With the seventh overall pick in the 2022 NHL Draft, acquired earlier on Thursday in the Alex DeBrincat trade, the Chicago Blackhawks select defenseman Kevin Korchinski.
DOB: June 21, 2004
Ht: 6-2 Wt: 185
2021-22 Team: Seattle Thunderbirds (WHL)
Ranked #16 by Corey Pronman (The Athletic)
Ranked #17 by Scott Wheeler (The Athletic)
Ranked #14 by Chris Peters (The Daily Faceoff)
Ranked #12 by CONSOLIDATED RANKING
Ranked #19 by ELITEPROSPECTS.COM
Ranked #8 by FCHOCKEY
Ranked #11 by TSN/BOB McKENZIE
Ranked #18 by MCKEEN’S HOCKEY
Ranked #10 by TSN/CRAIG BUTTON
Ranked #7 by NHL CENTRAL SCOUTING (NA Skaters)
Ranked #13 by SPORTSNET
Ranked #17 by ISS HOCKEY
Ranked #14 by RECRUIT SCOUTING
Ranked #15 by DOBBERPROSPECTS
Ranked #17 by DRAFT PROSPECTS HOCKEY
Ranked #13 by SMAHT SCOUTING
Ranked #17 by THE PUCK AUTHORITY
- From Corey Pronman’s analysis:
Tier: Projected middle of the lineup player
Skating: NHL average
Puck skills: NHL average
Hockey sense: NHL average
Compete: NHL average
Player comparable: Justin Schultz
Background: Korchinski was a top player for a good WHL team in Seattle this season and one of the best 17-year-old defensemen in the CHL. He was the 10th pick in his WHL Bantam Draft and invited to Canada’s U18 camp.
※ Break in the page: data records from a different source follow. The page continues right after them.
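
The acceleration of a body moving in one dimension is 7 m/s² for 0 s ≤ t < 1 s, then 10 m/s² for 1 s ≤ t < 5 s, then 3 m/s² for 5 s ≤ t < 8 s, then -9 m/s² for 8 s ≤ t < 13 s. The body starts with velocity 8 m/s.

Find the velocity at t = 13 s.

Δv equals the area under the a-t graph; then v = v₀ + Δv.
0–1 s: 7 × 1 = 7 m/s
1–5 s: 10 × 4 = 40 m/s
5–8 s: 3 × 3 = 9 m/s
8–13 s: -9 × 5 = -45 m/s
Δv = 11 m/s, so v(13) = 8 + (11) = 19 m/s.

19 m/s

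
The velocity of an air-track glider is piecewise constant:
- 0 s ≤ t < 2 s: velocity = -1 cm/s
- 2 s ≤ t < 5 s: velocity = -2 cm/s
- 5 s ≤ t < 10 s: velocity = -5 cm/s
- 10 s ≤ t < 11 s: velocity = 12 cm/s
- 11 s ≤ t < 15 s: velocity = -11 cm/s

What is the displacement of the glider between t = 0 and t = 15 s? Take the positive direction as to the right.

-65 cm

Net displacement equals the area under the velocity-time graph (areas below the axis count negative).
0–2 s: -1 × 2 = -2 cm
2–5 s: -2 × 3 = -6 cm
5–10 s: -5 × 5 = -25 cm
10–11 s: 12 × 1 = 12 cm
11–15 s: -11 × 4 = -44 cm
Net displacement = -65 cm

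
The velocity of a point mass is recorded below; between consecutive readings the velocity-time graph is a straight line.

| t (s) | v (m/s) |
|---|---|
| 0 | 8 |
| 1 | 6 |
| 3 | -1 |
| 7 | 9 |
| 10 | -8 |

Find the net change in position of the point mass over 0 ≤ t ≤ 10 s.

Net displacement equals the area under the velocity-time graph (areas below the axis count negative).
0–1 s: ½(8 + 6)(1) = 7 m
1–3 s: ½(6 + -1)(2) = 5 m
3–7 s: ½(-1 + 9)(4) = 16 m
7–10 s: ½(9 + -8)(3) = 1.5 m
Net displacement = 29.5 m

29.5 m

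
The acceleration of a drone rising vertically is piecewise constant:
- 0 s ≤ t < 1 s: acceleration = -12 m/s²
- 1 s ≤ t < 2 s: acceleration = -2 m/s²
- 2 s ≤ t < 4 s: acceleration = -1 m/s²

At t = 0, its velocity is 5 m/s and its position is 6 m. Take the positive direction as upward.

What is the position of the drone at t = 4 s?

-23 m

On each constant-a segment, Δv = aΔt and Δx = v₀Δt + ½aΔt²; chain segment to segment.
0–1 s: v starts 5 m/s; Δx = 5·1 + ½·-12·1² = -1 m; v ends -7 m/s.
1–2 s: v starts -7 m/s; Δx = -7·1 + ½·-2·1² = -8 m; v ends -9 m/s.
2–4 s: v starts -9 m/s; Δx = -9·2 + ½·-1·2² = -20 m; v ends -11 m/s.
x(4) = 6 + Σ Δx = -23 m.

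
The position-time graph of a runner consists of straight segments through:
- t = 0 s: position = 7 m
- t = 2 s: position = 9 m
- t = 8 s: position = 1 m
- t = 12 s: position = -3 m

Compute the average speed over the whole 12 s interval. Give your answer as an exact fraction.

Average speed = (total path length)/(elapsed time); on a piecewise-linear x-t graph the path length is Σ|Δx|.
0–2 s: |Δx| = |9 − 7| = 2 m
2–8 s: |Δx| = |1 − 9| = 8 m
8–12 s: |Δx| = |-3 − 1| = 4 m
Total path = 14 m; average speed = 14/12 = 7/6 m/s.

7/6 m/s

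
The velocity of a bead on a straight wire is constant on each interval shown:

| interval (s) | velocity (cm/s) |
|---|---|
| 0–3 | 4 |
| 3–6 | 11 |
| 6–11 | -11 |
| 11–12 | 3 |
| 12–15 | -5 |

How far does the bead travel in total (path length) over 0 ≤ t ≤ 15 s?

118 cm

Total distance travelled is ∫|v| dt — sum the magnitudes of each area piece.
0–3 s: |4| × 3 = 12 cm
3–6 s: |11| × 3 = 33 cm
6–11 s: |-11| × 5 = 55 cm
11–12 s: |3| × 1 = 3 cm
12–15 s: |-5| × 3 = 15 cm
Total distance = 118 cm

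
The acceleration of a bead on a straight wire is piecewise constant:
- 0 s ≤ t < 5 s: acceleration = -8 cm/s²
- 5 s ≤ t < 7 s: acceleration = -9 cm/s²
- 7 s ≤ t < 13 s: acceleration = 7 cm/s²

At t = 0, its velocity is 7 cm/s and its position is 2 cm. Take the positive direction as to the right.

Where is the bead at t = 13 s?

On each constant-a segment, Δv = aΔt and Δx = v₀Δt + ½aΔt²; chain segment to segment.
0–5 s: v starts 7 cm/s; Δx = 7·5 + ½·-8·5² = -65 cm; v ends -33 cm/s.
5–7 s: v starts -33 cm/s; Δx = -33·2 + ½·-9·2² = -84 cm; v ends -51 cm/s.
7–13 s: v starts -51 cm/s; Δx = -51·6 + ½·7·6² = -180 cm; v ends -9 cm/s.
x(13) = 2 + Σ Δx = -327 cm.

-327 cm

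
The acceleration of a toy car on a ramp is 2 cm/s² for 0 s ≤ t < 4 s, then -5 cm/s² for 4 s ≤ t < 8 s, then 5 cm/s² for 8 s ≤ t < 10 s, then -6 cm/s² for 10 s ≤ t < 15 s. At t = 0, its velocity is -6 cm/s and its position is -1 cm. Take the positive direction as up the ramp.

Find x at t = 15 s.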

Analysis: Korchinski has a clear NHL toolkit. He’s a 6-foot-2 defenseman who can skate and has offensive abilities. He’s able to carry pucks up ice well with his skating, and has excellent edgework to evade pressure. Korchinski shows touch and vision with the puck to run a power play and create off the blue line due to his skill and feet. Despite his size and skating, he’s mediocre defensively. He doesn’t compete that hard on that side of the ice and is overly aggressive offensively. That’s a concern, but he generates so much offense that it makes up for those issues to an extent. Korchinski projects as a top-four defenseman.
- From Scott Wheeler’s analysis:
Long, smooth-skating, point-per-game defencemen never last long in the draft, and Korchinski won’t linger unpicked. I think he’s in the same tier and conversation as Mateychuk, even if he slots five spots lower. He was one of the most improved players in the draft this year as he settled into an ambitious, free-flowing game that reminded a little of Stars first-rounder Thomas Harley at the same age, and his June birthday should give him even more runway next season. He handles the puck smoothly on his hip, his impressive footwork and maneuverability help him adjust to, away, and around pressure, and then he reads and anticipates the play at a high level so that he can make something happen out of all of his movement and carries.
I like his stick and his ability to use his feet to defend the rush and disrupt play (though he’s a better transition defender than a defensive zone one). His hallmark will always be his near-perfect posture and balance over his skates. He lives and dies trying to guide play with and without the puck with his mobility, pivots and directional changes. He can take over a game with his ability to transport the puck and roam. It was nice to see him look to attack into his shot (which isn’t particularly hard) more in the playoffs. There’s still some fine-tuning that needs to happen but Korchinski’s my fourth-ranked D for a reason and a worthwhile pick as high as the fringes of the top 10.
- Also, read this great feature on Korchinski from Wheeler at The Athletic.
- From Chris Peters’ analysis:
One of the biggest risers all season, Korchinski is still actively playing as we write this. He’s in the WHL championship series and, as a top-four defenseman for Seattle, has had a large hand in getting them there. Over the regular season, Korchinski put up big points with 65 in 67 games. He moves pucks exceptionally well, jumps into plays with regularity and has shown an improved goal-scoring skillset in the postseason. He had four regular-season goals and as I write this had six in the playoffs in 22 games. Korchinski is a bit on the lanky side right now, but he’s so co-ordinated and smooth. Once he fills out, I think his defending will become more effective and he can hold his own better along the walls and in the tough areas of the ice. Either way, a 6-foot-2 defenseman with fluid mobility and skills is an especially enticing option in the top half of the first round. I think he’s got a great shot to be a top-four guy down the line.